How will this shortage affect the U.S. and world economy?
The price of oil and gas is going to have to go way up. Sixty dollars a barrel for crude oil is a preposterously cheap price for a scarce, invaluable, irreplaceable natural resource. All sorts of smart people will state categorically that $60 oil will basically destroy the world economies. Give me a break!
It would be a good thing for oil prices to go up?
It would be a wonderful thing for the world economy for energy prices to get to a level that they probably should have been at for the last 50 years. It starts opening doors to rationalize a new economy that isn’t as dependent on oil as the economy we created.
What steps should we take now to prepare for an oil shortage?
You’ve really got to go to a sort of war footing mentality and say, “This is not something that would be nice to do. This is something we now have to do.” Probably the single biggest impact we can make is to take all the long haul movement of goods off the highways of the world and get them on either boats or rail. Once you get the big trucks off the highway system, you have an amazing impact on traffic congestion, which is public enemy number one on passenger car fuel efficiency.

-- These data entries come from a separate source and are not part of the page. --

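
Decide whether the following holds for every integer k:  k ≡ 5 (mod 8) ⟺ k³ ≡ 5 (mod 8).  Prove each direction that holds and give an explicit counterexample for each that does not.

Both directions hold; the statement is true.

(→) Suppose k ≡ 5 (mod 8). Write k = 8j + 5. Then (8j + 5)³ = 512j³ + 960j² + 600j + 125 = 8(64j³ + 120j² + 75j + 15) + 5, so k³ ≡ 5 (mod 8).

(←) For the converse, argue contrapositively. If k ≢ 5 (mod 8), then k is congruent to one of 0, 1, 2, 3, 4, 6, 7 modulo 8, and these give k³ ≡ 0, 1, 0, 3, 0, 0, 7 respectively — never 5.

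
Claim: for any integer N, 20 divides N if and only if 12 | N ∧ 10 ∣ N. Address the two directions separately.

(←) Suppose 12 ∣ N and 10 ∣ N. Any common multiple of 12 and 10 is a multiple of their lcm; here lcm(12, 10) = 12·10/gcd(12, 10) = 120/2 = 60, so 60 ∣ N. Since 20 ∣ 60, it follows that 20 ∣ N.

(→) This fails: take N = 20. Certainly 20 ∣ 20, but 12 ∤ 20.

The forward direction fails; the converse holds.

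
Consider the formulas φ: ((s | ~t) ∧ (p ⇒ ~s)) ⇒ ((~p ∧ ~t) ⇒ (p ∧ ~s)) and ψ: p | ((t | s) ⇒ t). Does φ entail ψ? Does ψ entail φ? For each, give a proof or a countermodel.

The forward direction holds; the converse fails.

(⇒) Assume the antecedent. If p is true, p | ((t | s) ⇒ t) reduces to true regardless of the other variables. If p is false, the antecedent forces (s = F, p = F, t = T) or (s = T, p = F, t = T), and p | ((t | s) ⇒ t) holds there. Either way p | ((t | s) ⇒ t) holds.

(⇐) This fails. Under s = F, p = F, t = F, the left side is false but the right side is true.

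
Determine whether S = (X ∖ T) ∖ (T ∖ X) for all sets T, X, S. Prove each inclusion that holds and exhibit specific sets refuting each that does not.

(⊆) fails and (⊇) fails.

Forward inclusion. This inclusion fails. Take T = ∅, X = ∅, S = {1}; then 1 ∈ S but 1 ∉ (X ∖ T) ∖ (T ∖ X).

Reverse inclusion. This inclusion fails. Take T = ∅, X = {1}, S = ∅; then 1 ∈ (X ∖ T) ∖ (T ∖ X) but 1 ∉ S.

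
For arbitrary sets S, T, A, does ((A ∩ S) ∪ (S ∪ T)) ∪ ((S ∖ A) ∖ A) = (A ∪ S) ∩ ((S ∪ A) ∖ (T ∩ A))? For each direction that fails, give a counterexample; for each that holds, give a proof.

Forward inclusion. This inclusion fails. Take S = ∅, T = {1}, A = ∅; then 1 ∈ ((A ∩ S) ∪ (S ∪ T)) ∪ ((S ∖ A) ∖ A) but 1 ∉ (A ∪ S) ∩ ((S ∪ A) ∖ (T ∩ A)).

Reverse inclusion. This inclusion fails. Take S = ∅, T = ∅, A = {1}; then 1 ∈ (A ∪ S) ∩ ((S ∪ A) ∖ (T ∩ A)) but 1 ∉ ((A ∩ S) ∪ (S ∪ T)) ∪ ((S ∖ A) ∖ A).

(⊆) fails and (⊇) fails.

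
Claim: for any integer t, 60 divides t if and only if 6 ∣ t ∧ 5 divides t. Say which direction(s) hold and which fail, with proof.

(→) If 60 ∣ t, write t = 60q. Since 60 = 10·6, t = 6·(10q), so 6 ∣ t; and since 60 = 12·5, t = 5·(12q), so 5 ∣ t.

(←) This fails: take t = 30. Both 6 ∣ 30 and 5 ∣ 30, yet 30 is not a multiple of 60 (since 30 = 0·60 + 30), so 60 ∤ 30.

Only the forward implication holds.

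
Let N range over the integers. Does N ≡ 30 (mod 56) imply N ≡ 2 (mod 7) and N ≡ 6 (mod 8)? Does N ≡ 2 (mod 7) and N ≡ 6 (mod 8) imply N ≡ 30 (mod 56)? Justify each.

(→) Suppose N ≡ 30 (mod 56); write N = 56j + 30. Since 7 ∣ 56, reducing mod 7 gives N ≡ 30 ≡ 2 (mod 7); since 8 ∣ 56, reducing mod 8 gives N ≡ 30 ≡ 6 (mod 8).

(←) Conversely, if N ≡ 2 (mod 7) and N ≡ 6 (mod 8), then by the Chinese remainder theorem N ≡ 30 (mod 56). This is exactly N ≡ 30 (mod 56).

The biconditional holds.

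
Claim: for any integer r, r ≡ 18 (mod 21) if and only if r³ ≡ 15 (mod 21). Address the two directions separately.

Not equivalent: only (⇒) holds.

[⇒] Suppose r ≡ 18 (mod 21). Write r = 21j + 18. Then (21j + 18)³ = 9261j³ + 23814j² + 20412j + 5832 = 21(441j³ + 1134j² + 972j + 277) + 15, so r³ ≡ 15 (mod 21).

[⇐] This fails: take r = 9. Then 9³ = 729 ≡ 15 (mod 21), yet 9 ≡ 9 (mod 21), not 18.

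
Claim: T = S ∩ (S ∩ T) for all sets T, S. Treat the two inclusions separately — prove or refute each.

Forward inclusion. This inclusion fails. Take T = {1}, S = ∅; then 1 ∈ T but 1 ∉ S ∩ (S ∩ T).

Reverse inclusion. Let x ∈ S ∩ (S ∩ T). Then x ∈ T ∩ S, from which x ∈ T.

(⊆) fails; (⊇) holds.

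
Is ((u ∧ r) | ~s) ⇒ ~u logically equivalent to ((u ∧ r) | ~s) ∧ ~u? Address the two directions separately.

Forward direction. This fails. Under s = T, u = F, r = F, the left side is true but the right side is false.

Converse. Assume the antecedent. If s is true, the antecedent cannot hold. If s is false, the antecedent forces (s = F, u = F, r = F) or (s = F, u = F, r = T), and ((u ∧ r) | ~s) ⇒ ~u holds there. Either way ((u ∧ r) | ~s) ⇒ ~u holds.

(⇒) fails; (⇐) holds.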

The second thing we could do is address our agricultural food distribution system. If we went back to localized farming, it’s amazing how we could change the transportation use of moving food. I also think we could reorder the way a lot of corporations work today. Instead of having 1,000 people in the same office, create localized offices or give people a budget to create an office at home. In doing so, you would significantly improve the quality of people’s lives and have a real impact on the amount of transportation fuel used.

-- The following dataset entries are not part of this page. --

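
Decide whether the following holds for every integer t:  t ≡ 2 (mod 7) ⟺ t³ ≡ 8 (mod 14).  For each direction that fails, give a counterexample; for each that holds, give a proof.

(⇒) fails and (⇐) fails.

(→) This fails: take t = 9. Then 9 ≡ 2 (mod 7), but 9³ = 729 ≡ 1 (mod 14), not 8.

(←) This fails: take t = 4. Then 4³ = 64 ≡ 8 (mod 14), yet 4 ≡ 4 (mod 7), not 2.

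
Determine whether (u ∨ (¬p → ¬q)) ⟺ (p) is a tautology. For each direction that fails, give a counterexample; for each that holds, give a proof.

(⟹) This fails. Under q = F, u = F, p = F, the left side is true but the right side is false.

(⟸) Assume the antecedent. If q is true, the antecedent forces (q = T, u = F, p = T) or (q = T, u = T, p = T), and u ∨ (¬p → ¬q) holds there. If q is false, u ∨ (¬p → ¬q) reduces to true regardless of the other variables. Either way u ∨ (¬p → ¬q) holds.

Only the reverse direction holds.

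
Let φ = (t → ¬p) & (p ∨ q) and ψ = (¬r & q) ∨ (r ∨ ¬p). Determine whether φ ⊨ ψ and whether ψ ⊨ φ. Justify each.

Both directions fail.

(→) This fails. Under r = F, t = F, q = F, p = T, the left side is true but the right side is false.

(←) This fails. Under r = F, t = F, q = F, p = F, the left side is false but the right side is true.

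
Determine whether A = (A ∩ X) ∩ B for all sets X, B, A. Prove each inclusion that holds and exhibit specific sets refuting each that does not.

(⊆) This inclusion fails. Take X = ∅, B = ∅, A = {1}; then 1 ∈ A but 1 ∉ (A ∩ X) ∩ B.

(⊇) Let x ∈ (A ∩ X) ∩ B. Then x ∈ X ∩ B ∩ A, from which x ∈ A.

(⊆) fails; (⊇) holds.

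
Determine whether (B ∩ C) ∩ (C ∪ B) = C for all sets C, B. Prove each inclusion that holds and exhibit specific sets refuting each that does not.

(⟹) Let x ∈ (B ∩ C) ∩ (C ∪ B). Then x ∈ C ∩ B, from which x ∈ C.

(⟸) This inclusion fails. Take C = {1}, B = ∅; then 1 ∈ C but 1 ∉ (B ∩ C) ∩ (C ∪ B).

Only the forward inclusion holds.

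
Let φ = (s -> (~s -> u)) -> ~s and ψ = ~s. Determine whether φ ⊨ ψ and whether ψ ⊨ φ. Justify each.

(⇒) Assume the antecedent. If u is true, the antecedent forces (u = T, s = F), and ~s holds there. If u is false, the antecedent forces (u = F, s = F), and ~s holds there. Either way ~s holds.

(⇐) Assume the antecedent. If u is true, the antecedent forces (u = T, s = F), and (s -> (~s -> u)) -> ~s holds there. If u is false, the antecedent forces (u = F, s = F), and (s -> (~s -> u)) -> ~s holds there. Either way (s -> (~s -> u)) -> ~s holds.

Both directions hold.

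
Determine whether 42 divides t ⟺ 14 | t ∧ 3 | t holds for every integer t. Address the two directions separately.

Forward direction. If 42 ∣ t, write t = 42q. Since 42 = 3·14, t = 14·(3q), so 14 ∣ t; and since 42 = 14·3, t = 3·(14q), so 3 ∣ t.

Converse. Suppose 14 ∣ t and 3 ∣ t. Any common multiple of 14 and 3 is a multiple of their lcm; here gcd(14, 3) = 1, so lcm(14, 3) = 14·3 = 42, so 42 ∣ t.

The biconditional holds.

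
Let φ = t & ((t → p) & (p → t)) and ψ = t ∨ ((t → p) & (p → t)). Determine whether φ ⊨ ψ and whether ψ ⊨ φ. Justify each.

(⇒) Assume the antecedent. If p is true, the antecedent forces (p = T, t = T), and t ∨ ((t → p) & (p → t)) holds there. If p is false, the antecedent cannot hold. Either way t ∨ ((t → p) & (p → t)) holds.

(⇐) This fails. Under p = F, t = F, the left side is false but the right side is true.

Not equivalent: only (⇒) holds.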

What about alternative sources of energy?
Reducing the use of oil is the way we get through the next ten years. At the same time, we should go on the greatest explosion of R&D in the history of the world. The Holy Grail is to come out with a whole host of new sources of energy that don’t exist right now.
How confident are you that policymakers will take your warnings seriously?
I think it’s just human nature that we’re going to wait till we’re over the edge. But I actually think we’re going to be over the edge so soon that it’s really important once we start seeing demand significantly outpace supply that people understand what’s going on. I think if we don’t, we could have an unbelievably awful global tipping point. If the odds are 20 percent I’m right, why wouldn’t you do these things? Because if it turns out I am right, it’s every bit as awful as if we had assumed after World War II that we’d never have thermonuclear war.
What do people in the oil industry think about your book?
I’ve heard criticism that it’s preposterous we have any problems. We’ve been doing this for 70 years, and we’ll do it for another 70 years. My response to that is: I’m 62 years old and the only time I’ve spent overnight in the hospital is when I was born. I don’t think that has any predictability about the next 62 years.